Restrict folder access by team

In this scenario, you want your users to only be able to access content in the folders you specify. They won't be able to access any existing dashboards or workbooks outside these folders.

To achieve this, you should:

  • Set the organization's default content role to No access. This ensures that, by default, users won't have access to content unless it's directly shared with them.
  • Utilize user groups to manage folder and document access. This approach allows you to share folders and documents with the group instead of individual users. You can easily add and remove members as needed, ensuring each user always has the correct level of access.

Restrict tables & topics by team or user

In this scenario, you want to grant different teams or users varying levels of access to a table or a topic. This can be accomplished in a few ways:

  • Utilize user groups to define different access levels. For example:

    • Group A has Querier permissions, giving them access to all views and fields in the connection's models
    • Group B has Restricted Querier permissions, giving them access only to topics in the connection's models

  • Individually define connection roles at the user level. If you set the connection's base access role to something more restrictive - like No Access or Viewer - you can then individually grant users less restrictive permissions. For example, User A could have Querier permissions while User B has Restricted Querier permissions.

  • Define access grants for topics and views. Access grants allow you to apply additional restrictions to individual topics and views. This can be implemented with user attributes or through user groups, which can be more straightforward to maintain.

  • Hide topics or views in workbooks. When a topic or view's hidden parameter is set to true, it will no longer be visible to users in the workbook. The topic or view can still be referenced by the model, but users will be unable to select it.
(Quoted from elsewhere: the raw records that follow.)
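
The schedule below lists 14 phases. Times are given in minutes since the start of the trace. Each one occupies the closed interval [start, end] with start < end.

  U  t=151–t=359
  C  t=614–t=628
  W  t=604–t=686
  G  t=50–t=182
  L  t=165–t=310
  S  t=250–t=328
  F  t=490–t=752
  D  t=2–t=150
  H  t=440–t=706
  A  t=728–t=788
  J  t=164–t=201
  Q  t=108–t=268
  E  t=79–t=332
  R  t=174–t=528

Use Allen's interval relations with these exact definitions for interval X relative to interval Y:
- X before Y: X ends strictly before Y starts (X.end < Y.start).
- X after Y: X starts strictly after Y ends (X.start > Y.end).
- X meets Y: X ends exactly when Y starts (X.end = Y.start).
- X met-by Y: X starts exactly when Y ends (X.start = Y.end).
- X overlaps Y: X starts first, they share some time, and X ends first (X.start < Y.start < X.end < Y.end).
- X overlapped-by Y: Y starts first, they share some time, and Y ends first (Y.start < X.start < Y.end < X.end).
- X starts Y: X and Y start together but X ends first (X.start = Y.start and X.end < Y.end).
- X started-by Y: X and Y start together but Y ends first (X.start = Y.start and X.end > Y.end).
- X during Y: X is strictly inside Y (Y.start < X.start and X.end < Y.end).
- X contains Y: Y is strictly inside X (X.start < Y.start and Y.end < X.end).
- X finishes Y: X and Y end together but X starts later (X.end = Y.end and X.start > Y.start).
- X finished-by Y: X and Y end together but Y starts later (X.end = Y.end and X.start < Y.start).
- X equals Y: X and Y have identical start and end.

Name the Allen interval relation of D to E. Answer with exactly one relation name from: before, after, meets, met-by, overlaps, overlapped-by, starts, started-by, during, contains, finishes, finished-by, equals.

overlaps

D = [t=2, t=150]; E = [t=79, t=332].
Compare endpoints: D.start < E.start, D.start < E.end, D.end > E.start, D.end < E.end.
That pattern is 'overlaps'.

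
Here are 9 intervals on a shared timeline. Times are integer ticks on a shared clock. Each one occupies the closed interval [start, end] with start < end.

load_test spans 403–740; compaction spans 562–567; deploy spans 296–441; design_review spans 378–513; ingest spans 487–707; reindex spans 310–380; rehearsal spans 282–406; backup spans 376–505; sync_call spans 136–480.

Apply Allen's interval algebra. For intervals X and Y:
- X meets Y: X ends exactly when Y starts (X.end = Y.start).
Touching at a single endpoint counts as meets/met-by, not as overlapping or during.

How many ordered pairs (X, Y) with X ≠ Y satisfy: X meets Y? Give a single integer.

0

Checking all 72 ordered pairs for relation 'meets'; matching pairs in alphabetical order:
No pair satisfies it.
Count: 0.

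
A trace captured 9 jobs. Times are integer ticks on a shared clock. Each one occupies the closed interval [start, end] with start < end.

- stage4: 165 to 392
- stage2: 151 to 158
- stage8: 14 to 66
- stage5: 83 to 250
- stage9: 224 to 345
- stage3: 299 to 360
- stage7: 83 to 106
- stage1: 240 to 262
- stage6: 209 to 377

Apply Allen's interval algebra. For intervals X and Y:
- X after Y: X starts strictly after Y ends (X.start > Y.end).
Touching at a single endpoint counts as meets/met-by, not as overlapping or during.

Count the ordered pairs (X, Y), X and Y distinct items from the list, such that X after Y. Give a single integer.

Checking all 72 ordered pairs for relation 'after'; matching pairs in alphabetical order:
(stage1, stage2): stage1 after stage2 ✓
(stage1, stage7): stage1 after stage7 ✓
(stage1, stage8): stage1 after stage8 ✓
(stage2, stage7): stage2 after stage7 ✓
(stage2, stage8): stage2 after stage8 ✓
(stage3, stage1): stage3 after stage1 ✓
(stage3, stage2): stage3 after stage2 ✓
(stage3, stage5): stage3 after stage5 ✓
(stage3, stage7): stage3 after stage7 ✓
(stage3, stage8): stage3 after stage8 ✓
(stage4, stage2): stage4 after stage2 ✓
(stage4, stage7): stage4 after stage7 ✓
(stage4, stage8): stage4 after stage8 ✓
(stage5, stage8): stage5 after stage8 ✓
(stage6, stage2): stage6 after stage2 ✓
(stage6, stage7): stage6 after stage7 ✓
(stage6, stage8): stage6 after stage8 ✓
(stage7, stage8): stage7 after stage8 ✓
(stage9, stage2): stage9 after stage2 ✓
(stage9, stage7): stage9 after stage7 ✓
(stage9, stage8): stage9 after stage8 ✓
Count: 21.

21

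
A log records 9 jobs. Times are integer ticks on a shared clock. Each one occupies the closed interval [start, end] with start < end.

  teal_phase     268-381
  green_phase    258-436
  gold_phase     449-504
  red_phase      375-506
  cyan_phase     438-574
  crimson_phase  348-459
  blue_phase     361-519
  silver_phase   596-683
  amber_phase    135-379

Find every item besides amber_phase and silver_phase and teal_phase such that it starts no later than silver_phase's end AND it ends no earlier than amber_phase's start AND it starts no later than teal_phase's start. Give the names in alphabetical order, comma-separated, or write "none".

Conditions: its start is no later than silver_phase's end (X.start <= 683) AND its end is no earlier than amber_phase's start (X.end >= 135) AND its start is no later than teal_phase's start (X.start <= 268).
blue_phase: start 361 <= 683? ✓; end 519 >= 135? ✓; start 361 <= 268? ✗ → no.
crimson_phase: start 348 <= 683? ✓; end 459 >= 135? ✓; start 348 <= 268? ✗ → no.
cyan_phase: start 438 <= 683? ✓; end 574 >= 135? ✓; start 438 <= 268? ✗ → no.
gold_phase: start 449 <= 683? ✓; end 504 >= 135? ✓; start 449 <= 268? ✗ → no.
green_phase: start 258 <= 683? ✓; end 436 >= 135? ✓; start 258 <= 268? ✓ → yes.
red_phase: start 375 <= 683? ✓; end 506 >= 135? ✓; start 375 <= 268? ✗ → no.
Result: green_phase.

green_phase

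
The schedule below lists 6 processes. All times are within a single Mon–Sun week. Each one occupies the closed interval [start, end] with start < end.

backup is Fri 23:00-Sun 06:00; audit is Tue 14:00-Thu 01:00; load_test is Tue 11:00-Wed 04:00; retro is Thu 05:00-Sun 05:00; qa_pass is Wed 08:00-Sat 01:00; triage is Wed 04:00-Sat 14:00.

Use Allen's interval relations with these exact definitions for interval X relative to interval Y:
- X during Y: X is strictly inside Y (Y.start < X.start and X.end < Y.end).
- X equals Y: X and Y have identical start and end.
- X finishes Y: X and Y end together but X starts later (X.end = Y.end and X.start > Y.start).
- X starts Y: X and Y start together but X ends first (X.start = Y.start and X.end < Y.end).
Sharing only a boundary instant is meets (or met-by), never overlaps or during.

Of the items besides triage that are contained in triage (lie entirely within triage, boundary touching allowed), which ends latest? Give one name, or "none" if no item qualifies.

qa_pass

Target triage = [Wed 04:00, Sat 14:00].
audit [Tue 14:00, Thu 01:00] → overlaps → excluded.
backup [Fri 23:00, Sun 06:00] → overlapped-by → excluded.
load_test [Tue 11:00, Wed 04:00] → meets → excluded.
qa_pass [Wed 08:00, Sat 01:00] → during → candidate.
retro [Thu 05:00, Sun 05:00] → overlapped-by → excluded.
Among candidates, latest end is Sat 01:00 → qa_pass.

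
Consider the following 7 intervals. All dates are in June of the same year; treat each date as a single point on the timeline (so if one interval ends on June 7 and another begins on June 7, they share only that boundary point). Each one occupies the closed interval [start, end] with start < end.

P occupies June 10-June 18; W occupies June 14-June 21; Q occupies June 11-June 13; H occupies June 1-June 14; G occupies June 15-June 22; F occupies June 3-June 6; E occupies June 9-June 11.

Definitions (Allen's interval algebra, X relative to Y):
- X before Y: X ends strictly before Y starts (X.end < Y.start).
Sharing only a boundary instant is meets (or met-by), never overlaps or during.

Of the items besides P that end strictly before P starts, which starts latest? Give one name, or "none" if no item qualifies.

Target P = [June 10, June 18].
E [June 9, June 11] → overlaps → excluded.
F [June 3, June 6] → before → candidate.
G [June 15, June 22] → overlapped-by → excluded.
H [June 1, June 14] → overlaps → excluded.
Q [June 11, June 13] → during → excluded.
W [June 14, June 21] → overlapped-by → excluded.
Among candidates, latest start is June 3 → F.

F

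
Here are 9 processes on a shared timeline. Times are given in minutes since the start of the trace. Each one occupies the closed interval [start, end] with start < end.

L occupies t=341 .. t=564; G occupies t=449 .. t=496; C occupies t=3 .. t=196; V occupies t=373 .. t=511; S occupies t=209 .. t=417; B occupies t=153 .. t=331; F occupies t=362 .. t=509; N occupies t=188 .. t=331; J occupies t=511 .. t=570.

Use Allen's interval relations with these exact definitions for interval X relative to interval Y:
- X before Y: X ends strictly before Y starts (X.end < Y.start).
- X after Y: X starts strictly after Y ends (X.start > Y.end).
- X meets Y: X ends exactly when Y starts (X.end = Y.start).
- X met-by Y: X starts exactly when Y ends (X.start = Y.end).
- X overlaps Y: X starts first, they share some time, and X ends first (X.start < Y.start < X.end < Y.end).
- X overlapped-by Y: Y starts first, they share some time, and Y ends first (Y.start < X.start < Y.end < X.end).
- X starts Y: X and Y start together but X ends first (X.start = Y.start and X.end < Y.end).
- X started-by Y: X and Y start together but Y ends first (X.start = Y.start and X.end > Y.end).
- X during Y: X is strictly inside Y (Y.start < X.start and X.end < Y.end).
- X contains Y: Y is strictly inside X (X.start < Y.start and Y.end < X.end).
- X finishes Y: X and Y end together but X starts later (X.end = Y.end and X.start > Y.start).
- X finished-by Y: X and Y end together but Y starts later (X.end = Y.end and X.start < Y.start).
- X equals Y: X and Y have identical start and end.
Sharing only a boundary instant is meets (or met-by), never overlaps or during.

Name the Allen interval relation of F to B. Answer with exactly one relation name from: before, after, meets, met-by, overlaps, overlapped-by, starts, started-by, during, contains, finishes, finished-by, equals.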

Allow Viewers to see raw SQL dashboards

When a tile on a dashboard is backed by raw SQL - that is, the underlying query was built with SQL using the Advanced Editor - users with the Viewer connection role may run into issues when trying to view the dashboard. These users will see something like this:

This occurs because, despite having the Content role needed to view the dashboard, the query is built on data outside of their Connection role permissions. Connection Viewers can't view data built outside of topics, which limits their ability to inadvertently view data in the connection they're not supposed to have access to.

In this scenario, you can enable AccessBoost for the document or folder. This will allow connection Viewers to view the raw SQL content. You can then manage access to the dashboard using the document's content permission settings.

Heads up!

Before using AccessBoost, refer to the AccessBoost guide to make sure you understand how this feature works and the impact it can have.